© JUNGE FREIHEIT Verlag GmbH & Co. KG www.jungefreiheit.de 13/23 / 24. März 2023

Bremer Stadtdilettanten
AfD: Weil die zerstrittenen Lager zwei Listen einreichen, darf die Partei nicht zur Wahl antreten
Christian Vollradt

Eins und eins macht keins. Das ist zwar mathematisch nicht korrekt, beschreibt aber politisch zutreffend die Lage der AfD vor der Bürgerschaftswahl in Bremen. Denn nachdem im Namen der Partei zwei unterschiedliche Listenvorschläge eingereicht worden waren (JF 11/23), hat der zuständige Wahlbereichsausschuß am vergangenen Freitag einstimmig beschlossen, keinen der beiden zuzulassen. Damit darf – nach jetzigem Stand – die AfD in der Stadt Bremen nicht bei der Bürgerschaftswahl am 14. Mai antreten. 

Hintergrund des Debakels ist die totale innerparteiliche Zerrüttung des Landesverbands an der Weser. Dort hat sich neben dem Vorstand mit dem stellvertretenden Landesvorsitzenden Sergej Minich an der Spitze ein selbsternannter „Notvorstand“ um die Bürgerschaftsabgeordneten Heinrich Löhmann und Frank Magnitz gebildet, die nach ihrem Austritt aus der AfD-Fraktion als Gruppe im Landesparlament firmieren. Ein Landesschiedsgericht hatte diesen Notvorstand als allein vertretungsberechtigt bezeichnet. Allerdings ist dieses Schiedsgericht wiederum nach Darstellung des amtierenden Landesvorstands unter Minich gar nicht ordentlich gewählt worden. Nachdem ein Mitglied des Bundesschiedsgerichts den Bremer Schiedsspruch bestätigt hatte, erwirkte Minich am Freitag ein sogenanntes Anerkenntnisurteil des Landgerichts Berlin, das der JUNGEN FREIHEIT vorliegt. Darin erkennt der Bundesvorstand der AfD an, daß der im Mai 2022 gewählte Vorstand beschlußfähig ist und den Bremer Landesverband allein vertritt.  

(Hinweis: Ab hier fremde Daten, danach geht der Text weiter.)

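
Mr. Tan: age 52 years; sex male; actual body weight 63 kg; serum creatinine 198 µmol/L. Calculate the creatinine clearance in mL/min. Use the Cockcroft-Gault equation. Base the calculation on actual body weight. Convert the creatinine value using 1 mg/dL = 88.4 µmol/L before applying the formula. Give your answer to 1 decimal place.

34.4 mL/min

SCr = 198 / 88.4 = 2.24 mg/dL
CrCl = (140 − 52) × 63 / (72 × 2.24) = 5544.0 / 161.28 ≈ 34.4 mL/min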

Die für die Hansestadt zuständige Wahlbereichsleiterin, Carola Janssen, hatte unterdessen eine Prüfung „mit dem Ziel, festzustellen, wer der rechtmäßige Vorstand sein könnte, und diesen zuzulassen oder zurückzuweisen“ abglehnt, da dies „zugleich zu einer Feststellung der innerparteilichen Organisation führen und daher verfassungsrechtlich unzulässig“ sein würde. Einen kleinen Erfolg konnte die Gruppe um den stellvertretenden Landesvorsitzenden Minich in Bremerhaven erzielen. Für den dortigen Wahlbereich wurde seine Liste zur Landtagswahl zugelassen. Vorübergehend zumindest. Denn nachdem bekannt wurde, daß die konkurrierende Löhmann-Magnitz-Fraktion für die dortige Kommunalwahl eine Liste eingereicht hat, kündigte Bremerhavens Wahlbereichsleiter eine erneute Prüfung an. 

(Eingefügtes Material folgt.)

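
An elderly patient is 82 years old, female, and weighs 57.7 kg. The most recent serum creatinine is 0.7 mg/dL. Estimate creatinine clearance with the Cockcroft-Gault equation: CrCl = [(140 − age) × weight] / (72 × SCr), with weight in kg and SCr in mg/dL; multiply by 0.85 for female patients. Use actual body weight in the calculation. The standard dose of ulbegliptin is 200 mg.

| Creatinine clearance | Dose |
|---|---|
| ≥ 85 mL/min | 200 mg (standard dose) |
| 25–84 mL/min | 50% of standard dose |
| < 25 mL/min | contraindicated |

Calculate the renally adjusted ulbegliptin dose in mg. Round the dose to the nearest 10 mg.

CrCl = (140 − 82) × 57.7 / (72 × 0.7) × 0.85 = 3346.6 / 50.40 × 0.85 ≈ 56.4 mL/min
CrCl ≈ 56 mL/min → bracket 25–84 mL/min.
50% of 200 mg = 100 mg

100 mg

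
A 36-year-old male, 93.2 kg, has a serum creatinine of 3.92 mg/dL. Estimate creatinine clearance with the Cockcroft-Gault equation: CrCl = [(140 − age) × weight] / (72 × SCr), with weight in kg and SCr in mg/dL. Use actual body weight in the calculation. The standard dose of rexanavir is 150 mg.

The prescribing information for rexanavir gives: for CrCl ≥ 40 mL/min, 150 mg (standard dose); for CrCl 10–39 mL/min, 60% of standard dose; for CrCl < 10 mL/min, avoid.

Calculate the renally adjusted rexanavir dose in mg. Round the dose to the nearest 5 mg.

CrCl = (140 − 36) × 93.2 / (72 × 3.92) = 9692.8 / 282.24 ≈ 34.3 mL/min
CrCl ≈ 34 mL/min → bracket 10–39 mL/min.
60% of 150 mg = 90 mg

90 mg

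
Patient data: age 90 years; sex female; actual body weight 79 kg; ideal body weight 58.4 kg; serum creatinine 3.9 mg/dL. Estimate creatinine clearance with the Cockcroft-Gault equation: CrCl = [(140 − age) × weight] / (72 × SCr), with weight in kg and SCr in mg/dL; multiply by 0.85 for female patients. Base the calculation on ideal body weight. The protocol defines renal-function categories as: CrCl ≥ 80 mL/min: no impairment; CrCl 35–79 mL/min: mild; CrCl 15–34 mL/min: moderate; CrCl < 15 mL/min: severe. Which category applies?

CrCl = (140 − 90) × 58.4 / (72 × 3.9) × 0.85 = 2920.0 / 280.80 × 0.85 ≈ 8.8 mL/min
9 mL/min falls in the 'severe' range.

severe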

Hinter den Kulissen schütteln viele in der AfD nur noch den Kopf über die Parteikollegen in Bremen. Äußerst peinlich sei das alles, heißt es hinter vorgehaltener Hand. Der Bundesvorstand legte gegen die Nichtzulassung der Partei Beschwerde beim Landeswahlausschuß ein. Zudem habe man ein Parteiausschlußverfahren gegen zwei Mitglieder eingeleitet, die die Liste des Notvorstandes um Löhmann unterstützen, teilte Bundesvorstandsmitglied Carlo Clemens mit. 

Warum die Parteispitze nicht früher gegen die Quertreiber an der Weser eingeschritten ist, fragen sich einige in der Partei. Den Verband dort habe man bereits aufgegeben, die Wahl im kleinen Stadtstaat faktisch abgehakt, sind manche überzeugt. Freuen könnte das die Konkurrenz von den vor Ort schon etablierten Bürgern in Wut (BiW), die dank ausreichender Prozente in Bremerhaven in der Bürgerschaft vertreten sind.